On desire-fulfillment (DF) theories of wellbeing, cases of fulfilled desire are an increment to utility. What about cases of unfulfilled desire? On DF theories, we have a choice point. We could say that unfulfilled desires don’t count at all—it’s just that one doesn’t get the increment from the desire being fulfilled—or that they are a decrement.
Saying that unfulfilled desires don’t count at all would be mistaken. It would imply, for instance, that it’s worthwhile to gain all the possible desires, since then one maximizes the amount of fulfilled desire, and there is no loss from unfulfilled desire.
So the DF theorist should count unfulfilled desire as a decrement to utility.
But now here is an interesting question. If I desire that p, and then get an increment x > 0 to my utility if p, is my decrement to utility if not p just − x or something different?
It seems that in different cases we feel differently. There seem to be cases where the increment from fulfillment is greater than the decrement from non-fulfillment. These may be cases of wanting something as a bonus or an adjunct to one’s other desires. For instance, a philosopher might want to win a pickleball tournament, and intuitively the increment to utility from winning is greater than the decrement from not winning. But there are cases where the decrement is at least as large as the increment. Cases of really important desires, like the desire to have friends, may be like that.
What should the DF theorist do about this? The observation above seems to do serious damage to the elegant “add up fulfillments and subtract non-fulfulfillments” picture of DF theories.
I think there is actually a neat move that can be made. We normally think of desires as coming with strengths or importances, and of course every DF theorist will want to weight the increments and decrements to utility with the importance of the desire involved. But perhaps what we should do is to attach two importances to any given desire: an importance that is a weight for the increment if the desire is fulfilled and an importance that is a weight for the decrement if the desire is not fulfilled.
So now it is just a psychological fact that each desire comes along with a pair of weights, and we can decide how much to add and how much to subtract based on the fulfillment or non-fulfillment of the desire.
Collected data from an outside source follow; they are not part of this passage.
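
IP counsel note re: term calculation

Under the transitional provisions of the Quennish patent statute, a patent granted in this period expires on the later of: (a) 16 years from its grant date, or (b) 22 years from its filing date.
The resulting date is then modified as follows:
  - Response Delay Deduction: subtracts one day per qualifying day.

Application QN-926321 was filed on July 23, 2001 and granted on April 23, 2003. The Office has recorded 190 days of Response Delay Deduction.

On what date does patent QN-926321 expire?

(a) grant + 16 years → 23 April 2019.
(b) filing + 22 years → 23 July 2023.
Later of the two: 23 July 2023.
Response Delay Deduction: −190 days → 14 January 2023.

2023-01-14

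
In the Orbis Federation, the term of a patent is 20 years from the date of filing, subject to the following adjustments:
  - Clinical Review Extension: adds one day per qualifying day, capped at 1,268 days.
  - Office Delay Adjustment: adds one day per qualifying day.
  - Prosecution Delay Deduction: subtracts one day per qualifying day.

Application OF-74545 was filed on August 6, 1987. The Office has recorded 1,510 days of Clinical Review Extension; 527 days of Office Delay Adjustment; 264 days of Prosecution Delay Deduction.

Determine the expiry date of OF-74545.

October 15, 2011

Base term: filing date + 20 years → 6 August 2007.
Clinical Review Extension: 1510 days claimed exceeds the 1268-day cap, so +1268 days → 25 January 2011.
Office Delay Adjustment: +527 days → 5 July 2012.
Prosecution Delay Deduction: −264 days → 15 October 2011.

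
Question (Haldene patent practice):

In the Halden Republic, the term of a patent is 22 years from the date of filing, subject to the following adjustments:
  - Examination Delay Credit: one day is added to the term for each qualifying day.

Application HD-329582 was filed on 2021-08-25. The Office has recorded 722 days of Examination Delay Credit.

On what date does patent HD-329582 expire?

August 16, 2045

Base term: filing date + 22 years → 25 August 2043.
Examination Delay Credit: +722 days → 16 August 2045.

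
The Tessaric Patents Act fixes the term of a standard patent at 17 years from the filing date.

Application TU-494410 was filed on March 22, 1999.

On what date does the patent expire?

Filing date + 17 years → 22 March 2016.

March 22, 2016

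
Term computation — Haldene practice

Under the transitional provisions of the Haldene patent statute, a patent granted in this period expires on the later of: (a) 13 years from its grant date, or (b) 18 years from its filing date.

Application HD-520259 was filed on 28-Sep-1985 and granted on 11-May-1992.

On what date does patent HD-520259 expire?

(a) grant + 13 years → 11 May 2005.
(b) filing + 18 years → 28 September 2003.
Later of the two: 11 May 2005.

2005-05-11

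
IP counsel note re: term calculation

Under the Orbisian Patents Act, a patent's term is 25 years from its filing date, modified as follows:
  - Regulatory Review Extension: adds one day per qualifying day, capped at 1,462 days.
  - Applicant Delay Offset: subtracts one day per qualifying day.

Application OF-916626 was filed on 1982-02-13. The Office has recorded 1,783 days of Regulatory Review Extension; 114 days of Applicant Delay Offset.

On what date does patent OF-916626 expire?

2010-10-23

Base term: filing date + 25 years → 13 February 2007.
Regulatory Review Extension: 1783 days claimed exceeds the 1462-day cap, so +1462 days → 14 February 2011.
Applicant Delay Offset: −114 days → 23 October 2010.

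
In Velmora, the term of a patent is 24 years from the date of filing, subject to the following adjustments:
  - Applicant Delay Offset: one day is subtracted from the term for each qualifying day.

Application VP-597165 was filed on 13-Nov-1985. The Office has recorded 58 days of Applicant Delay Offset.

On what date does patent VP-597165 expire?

September 16, 2009

Base term: filing date + 24 years → 13 November 2009.
Applicant Delay Offset: −58 days → 16 September 2009.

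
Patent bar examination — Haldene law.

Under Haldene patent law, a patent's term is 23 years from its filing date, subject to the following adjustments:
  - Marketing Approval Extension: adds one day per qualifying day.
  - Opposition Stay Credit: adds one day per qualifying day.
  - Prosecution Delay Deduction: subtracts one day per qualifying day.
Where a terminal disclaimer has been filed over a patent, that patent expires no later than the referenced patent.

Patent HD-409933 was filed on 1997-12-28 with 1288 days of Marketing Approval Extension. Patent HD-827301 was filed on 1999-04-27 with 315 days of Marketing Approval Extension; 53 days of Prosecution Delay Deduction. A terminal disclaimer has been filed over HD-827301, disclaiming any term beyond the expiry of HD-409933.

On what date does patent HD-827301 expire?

Natural term of HD-827301:
  Base: filing + 23 years → 27 April 2022.
  Marketing Approval Extension: +315 days → 8 March 2023.
  Prosecution Delay Deduction: −53 days → 14 January 2023.
Expiry of referenced patent HD-409933:
  Base: filing + 23 years → 28 December 2020.
  Marketing Approval Extension: +1288 days → 8 July 2024.
Terminal disclaimer: HD-827301 expires on the earlier of 14 January 2023 and 8 July 2024.

January 14, 2023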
If this is right, then we have an algorithm for a good life: work on your psychology to gain lots and lots of new desires with large fulfillment weights and small non-fulfillment weights, and to transform your existing desires to have large fulfillment weights and small non-fulfillment weights. Then you will have more wellbeing, since the fulfillments of desires will add significantly to your utility but the non-fulfillments will make little difference.
This algorithm results in an inhuman person, one who gains much if their friends live and are loyal, but loses nothing if their friends die or are disloyal. That’s not the best kind of friendship. The best kind of friendship requires vulnerability, and the algorithm takes that away.
3 comments:
Do you have an opinion about which representative(s) of DF theory presents the strongest case for it?
Does Buddhism adhere to DF? 🤔 Isn't the standard Buddhist picture that unfulfilled desires cause suffering, and so we ought to reduce our desires as much as possible? (Achieving bliss, or Nirvana, when we truly desire nothing.)
If so, then it seems the DF strategy Pruss gives is more sophisticated. And yet even this more sophisticated account is problematic. (Selecting desires based on the fulfillment they give you is morally dubious. We ought to desire what's best for others.)
Without any serious reading on Buddhism, I can't say definitively. But I doubt Buddhism accepts DF. Buddhism may accept a version of desire-non-fulfillment theory of ill-being. But wouldn't the theory of wellbeing be that one is well off to the extent that one has achieved detachment, or maybe that one has achieved the nirvanic consequences of detachment? In particular, even if all one's desires ARE fulfilled, as long as one has desires, likely the Buddhist will say that one is well off, because the fact that one has desires makes one vulnerable to suffering, while wellbeing requires an invulnerability to suffering.